Um angolano e um camaronês, já presos, prometiam transformar as notas, trocando R$ 1 por US$ 1

WILLIAM CARDOSO, O Estado de S.Paulo

18 de maio de 2012 | 03h03

Um empresário que estava hospedado em um hotel na Alameda Casa Branca, nos Jardins, zona sul de São Paulo, entregou em abril R$ 160 mil a uma dupla de golpistas, em troca de notas sem valor. Ele caiu no conto do "dólar negro". O angolano José Pedro de Oliveira e o camaronês Ismalia Koda, ambos de 32 anos, foram presos na terça-feira.

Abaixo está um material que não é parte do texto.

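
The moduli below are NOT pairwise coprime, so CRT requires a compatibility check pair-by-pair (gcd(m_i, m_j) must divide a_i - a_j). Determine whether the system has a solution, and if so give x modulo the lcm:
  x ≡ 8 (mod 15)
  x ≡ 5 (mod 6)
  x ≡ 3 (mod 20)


Moduli 15, 6, 20 are not pairwise coprime, so CRT works modulo lcm(m_i) when all pairwise compatibility conditions hold.
Pairwise compatibility: gcd(m_i, m_j) must divide a_i - a_j for every pair.
Merge one congruence at a time:
  Start: x ≡ 8 (mod 15).
  Combine with x ≡ 5 (mod 6): gcd(15, 6) = 3; 5 - 8 = -3, which IS divisible by 3, so compatible.
    Write x = 8 + 15·t and substitute into x ≡ 5 (mod 6): 15·t ≡ 5 − 8 = -3 (mod 6).
    Divide the congruence (and modulus) by g = 3: 5·t ≡ -1 (mod 2).
    Reduce coefficients mod 2: 1·t ≡ 1 (mod 2).
    So t ≡ 1 (mod 2).
    Then x = 8 + 15·1 = 23, valid modulo lcm(15, 6) = 30: x ≡ 23 (mod 30).
  Combine with x ≡ 3 (mod 20): gcd(30, 20) = 10; 3 - 23 = -20, which IS divisible by 10, so compatible.
    Write x = 23 + 30·t and substitute into x ≡ 3 (mod 20): 30·t ≡ 3 − 23 = -20 (mod 20).
    Divide the congruence (and modulus) by g = 10: 3·t ≡ -2 (mod 2).
    Reduce coefficients mod 2: 1·t ≡ 0 (mod 2).
    So t ≡ 0 (mod 2).
    Then x = 23 + 30·0 = 23, valid modulo lcm(30, 20) = 60: x ≡ 23 (mod 60).
Verify: 23 mod 15 = 8, 23 mod 6 = 5, 23 mod 20 = 3.

x ≡ 23 (mod 60).


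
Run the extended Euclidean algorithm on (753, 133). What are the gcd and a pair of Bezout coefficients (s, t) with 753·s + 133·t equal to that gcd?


Euclidean algorithm on (753, 133) — divide until remainder is 0:
  753 = 5 · 133 + 88
  133 = 1 · 88 + 45
  88 = 1 · 45 + 43
  45 = 1 · 43 + 2
  43 = 21 · 2 + 1
  2 = 2 · 1 + 0
gcd(753, 133) = 1.
Track Bezout coefficients alongside the remainders: start with r₀ = 753 = a·1 + b·0 (s = 1, t = 0) and r₁ = 133 = a·0 + b·1 (s = 0, t = 1); each new remainder r_{k+1} = r_{k-1} − q_k·r_k inherits s_{k+1} = s_{k-1} − q_k·s_k, t_{k+1} = t_{k-1} − q_k·t_k, so r_k = a·s_k + b·t_k at every step:
  q = 5: r = 88, s = 1 − 5·0 = 1, t = 0 − 5·1 = -5  (check: 753·1 + 133·(-5) = 88)
  q = 1: r = 45, s = 0 − 1·1 = -1, t = 1 − 1·(-5) = 6  (check: 753·(-1) + 133·6 = 45)
  q = 1: r = 43, s = 1 − 1·(-1) = 2, t = -5 − 1·6 = -11  (check: 753·2 + 133·(-11) = 43)
  q = 1: r = 2, s = -1 − 1·2 = -3, t = 6 − 1·(-11) = 17  (check: 753·(-3) + 133·17 = 2)
  q = 21: r = 1, s = 2 − 21·(-3) = 65, t = -11 − 21·17 = -368  (check: 753·65 + 133·(-368) = 1)
The row with r = 1 (the gcd) gives the Bezout coefficients s = 65, t = -368.
Result: 753 · (65) + 133 · (-368) = 1.

gcd(753, 133) = 1; s = 65, t = -368 (check: 753·65 + 133·(-368) = 1).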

O golpe é complexo, mas já fez outras vítimas. O angolano disse ao empresário ser herdeiro de um líder da Costa do Marfim, assassinado na guerra civil. Disse ter ficado com milhões de dólares fornecidos pela Organização das Nações Unidas (ONU), a serem usados na redemocratização. As notas, porém, receberiam tratamento químico para ficarem negras, dificultando a identificação por criminosos.

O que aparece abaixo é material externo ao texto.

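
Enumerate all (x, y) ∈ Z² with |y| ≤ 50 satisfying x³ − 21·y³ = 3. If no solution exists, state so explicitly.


The equation is x³ - 21y³ = 3. For fixed y, x³ = 21·y³ + 3, so a solution requires the RHS to be a perfect cube.
Strategy: iterate y from -50 to 50, compute RHS = 21·y³ + 3, and check whether it is a (positive or negative) perfect cube.
Check small values of y:
  y = 0: RHS = 3 is not a perfect cube.
  y = 1: RHS = 24 is not a perfect cube.
  y = -1: RHS = -18 is not a perfect cube.
  y = 2: RHS = 171 is not a perfect cube.
  y = -2: RHS = -165 is not a perfect cube.
  y = 3: RHS = 570 is not a perfect cube.
  y = -3: RHS = -564 is not a perfect cube.
Continuing the search up to |y| = 50 finds no solutions either.
No (x, y) in the scanned range satisfies the equation.

No integer solutions with |y| ≤ 50.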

Na outra ponta do golpe estava o camaronês, responsável por aplicar um outro produto químico que devolveria o aspecto original e o valor às notas negras. Hospedados no mesmo hotel, bem vestidos e com vocabulário impecável, eles convenceram o empresário a trocar R$ 1 por "US$ 1 negro", em um negócio aparentemente lucrativo (o dólar vale R$ 1,99). Eles montaram um "teatro", onde mostraram uma mala com o dinheiro "transformado" após a aplicação do produto. Também aplicaram substância alucinógena na vítima, que perdeu a noção da realidade.

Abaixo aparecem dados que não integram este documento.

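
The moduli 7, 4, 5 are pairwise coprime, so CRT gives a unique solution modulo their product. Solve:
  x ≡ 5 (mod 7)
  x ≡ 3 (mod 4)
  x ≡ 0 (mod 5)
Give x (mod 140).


Moduli 7, 4, 5 are pairwise coprime; by CRT there is a unique solution modulo M = 7 · 4 · 5 = 140.
Solve pairwise, accumulating the modulus:
  Start with x ≡ 5 (mod 7).
  Combine with x ≡ 3 (mod 4): since gcd(7, 4) = 1, we get a unique residue mod 28.
    Write x = 5 + 7·t and substitute into x ≡ 3 (mod 4): 7·t ≡ 3 − 5 = -2 (mod 4).
    Reduce coefficients mod 4: 3·t ≡ 2 (mod 4).
    The inverse of 3 mod 4 is 3 (since 3·3 = 9 = 2·4 + 1), so t ≡ 3·2 = 6 ≡ 2 (mod 4).
    Then x = 5 + 7·2 = 19, valid modulo lcm(7, 4) = 28: x ≡ 19 (mod 28).
  Combine with x ≡ 0 (mod 5): since gcd(28, 5) = 1, we get a unique residue mod 140.
    Write x = 19 + 28·t and substitute into x ≡ 0 (mod 5): 28·t ≡ 0 − 19 = -19 (mod 5).
    Reduce coefficients mod 5: 3·t ≡ 1 (mod 5).
    The inverse of 3 mod 5 is 2 (since 3·2 = 6 = 1·5 + 1), so t ≡ 2·1 = 2 ≡ 2 (mod 5).
    Then x = 19 + 28·2 = 75, valid modulo lcm(28, 5) = 140: x ≡ 75 (mod 140).
Verify: 75 mod 7 = 5 ✓, 75 mod 4 = 3 ✓, 75 mod 5 = 0 ✓.

x ≡ 75 (mod 140).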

Depois, os golpistas alegaram que o produto responsável pela transformação estava em falta e, por isso, não poderiam entregar os dólares "limpos" imediatamente. Depois de entregar o dinheiro, o empresário desconfiou e avisou a polícia, que enviou um investigador interessado em trocar R$ 25 mil. Os criminosos foram presos por estelionato e tráfico de drogas - tinham 820 gramas de maconha. O dinheiro não foi recuperado. O delegado Mauro Fachini acredita que mais pessoas tenham sido vítimas, mas, por vergonha, não denunciaram o golpe à polícia.